Open lartpang opened 1 year ago
Hi @lartpang, Thank you for your insights. SwiftFormer and MobileViT2 are similar in computing the interactions somehow, we already shown that in the attention comparison's figure. However, there are two major differences:
(1) We are built over Additive Attention, where you have learnable weights to learn where to attend "self.w_g". There is no learnable weights inside the linear attention of MobileViT2.
(2) We eliminate the need of a third interaction "We called it in the paper KV interactions". In MobileViT-2, they share the attention weights "context vector" by using a third branch "V". In our case, we revise this interaction and replace it by linear transformation and "Skip Connection" with the Q matrix. The skip connection acts as sharing the global context weights with the input 'Q', instead of having a third branch.
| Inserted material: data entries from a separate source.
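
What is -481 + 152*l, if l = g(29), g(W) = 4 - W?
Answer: -4281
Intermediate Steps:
l = -25 (l = 4 - 1*29 = 4 - 29 = -25)
-481 + 152*l = -481 + 152*(-25) = -481 - 3800 = -4281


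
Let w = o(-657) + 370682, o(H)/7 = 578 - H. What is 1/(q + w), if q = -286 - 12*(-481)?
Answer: 1/384813 ≈ 2.5987e-6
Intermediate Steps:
o(H) = 4046 - 7*H (o(H) = 7*(578 - H) = 4046 - 7*H)
w = 379327 (w = (4046 - 7*(-657)) + 370682 = (4046 + 4599) + 370682 = 8645 + 370682 = 379327)
q = 5486 (q = -286 + 5772 = 5486)
1/(q + w) = 1/(5486 + 379327) = 1/384813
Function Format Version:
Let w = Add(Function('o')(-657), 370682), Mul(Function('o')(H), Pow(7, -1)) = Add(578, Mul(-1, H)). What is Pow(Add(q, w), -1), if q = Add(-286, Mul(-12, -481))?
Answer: Rational(1, 384813) ≈ 2.5987e-6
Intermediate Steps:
Function('o')(H) = Add(4046, Mul(-7, H)) (Function('o')(H) = Mul(7, Add(578, Mul(-1, H))) = Add(4046, Mul(-7, H)))
w = 379327 (w = Add(Add(4046, Mul(-7, -657)), 370682) = Add(Add(4046, 4599), 370682) = Add(8645, 370682) = 379327)
q = 5486 (q = Add(-286, 5772) = 5486)
Pow(Add(q, w), -1) = Pow(Add(5486, 379327), -1) = Pow(384813, -1) = Rational(1, 384813)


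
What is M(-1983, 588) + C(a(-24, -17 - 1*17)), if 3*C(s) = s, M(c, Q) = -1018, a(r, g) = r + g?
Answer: -3112/3 ≈ -1037.3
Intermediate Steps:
a(r, g) = g + r
C(s) = s/3
M(-1983, 588) + C(a(-24, -17 - 1*17)) = -1018 + ((-17 - 1*17) - 24)/3 = -1018 + ((-17 - 17) - 24)/3 = -1018 + (-34 - 24)/3 = -1018 + (⅓)*(-58) = -1018 - 58/3 = -3112/3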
To summarize, there is common factor between them and we already showed that in the attention comparison's figure, but there are two major differences.
I hope it is clear now.
Best regards, Abdelrahman.
Although the concept of "value" does not appear in the paper description and code implementation, it is actually very similar to the interaction form in MobileVit-V2.
As shown below, I have commented and organized the author's code.
As we can see, this is actually implicitly incorporating the interaction of Q and K into Q's own transformation. The "key" in the code is more like "value".